Basé sur des faits historiques réels – l’affaire de Little Rock fut un des événements les plus importants de la lutte pour les droits civiques- ce roman de Shelby Foote date de 1977. Ce n’est pas sa première parution en français mais il nous est présenté ici dans une traduction révisée et pour la première fois sous son titre original (une note en préambule en explique toute la richesse, surtout si on la compare aux premiers titres français sous lesquels il parut précédemment). Historien reconnu, auteur de quelques romans noirs, homme du sud, Shelby Foote n’est assurément pas un manchot de l’écriture, la seule lecture de ce roman noir vous en convaincra. On pense immédiatement à Faulkner, mais également à des auteurs de polars plus contemporains, comme Ed McBain. Comme chez eux, son texte s’exempte de tout lyrisme, semble écrit à l’os, ne livrant que l’essentiel, soit des phrases et des pages à la beauté brute et d’apparence sèches, alors qu’elles se révèlent progressivement bourrées d’empathie et dénuées de jugement.

Ségrégation

Foote maîtrise visiblement la situation perpétuellement fragile des Noirs aux États-Unis : tolérés tant qu’ils ne franchissent pas certaines limites assignées par les Blancs, traités comme des sous-hommes quand ils osent s’affirmer en-dehors de celles-ci. La famille Wiggins, cible du trio de kidnappeurs, avait suffisamment réussi. Des Noirs comme il faut, respectueux des Blancs. À leur place. Sauf que Eben, le beau-fils, commençait à se trouver à l’étroit dans ce rôle-là et que les émeutes de Little Rock, ça lui donnait comme un regain de rage et que l’enlèvement de son fils n’allait rien arranger à cet état d’esprit.
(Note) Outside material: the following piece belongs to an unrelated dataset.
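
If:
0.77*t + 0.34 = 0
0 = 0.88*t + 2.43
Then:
No Solution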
Cette connaissance presque sociologique de son sujet, Foote l’allie à un sens aigu de la psychologie. Évitant les archétypes, il arrive à insuffler une profondeur unique, personnelle et cohérente à chacun de ses personnages principaux : le père et la mère de l’enfant enlevé, ses grands-parents et les trois kidnappeurs. Chacun d’eux se révèle progressivement, au fil des 400 pages du roman : aux yeux des autres personnages d’abord, par ses actions ensuite et par le regard que le lecteur porte sur l’ensemble pour finir. Le poids de l’histoire personnelle, la force de caractère et l’aptitude au changement guideront leur parcours. Ainsi d’un des plus beaux rôles, celui de Reeny qui, une fois l’enlèvement commis, en percevra toute l’abjection, arrivera à se mettre dans la peau de la mère de l’enfant et mettra tout en œuvre pour protéger celui-ci. Ou encore du grand-père qui, de silences à propos ou d’injonctions incontournables, arrivera à canaliser son beau-fils sans le ridiculiser.
Roman noir parfait, alliant sens du suspense et propos engagé, « Septembre septembre » s’impose par sa fureur rentrée, son ton cru et direct et ses thèmes hélas toujours d’actualité.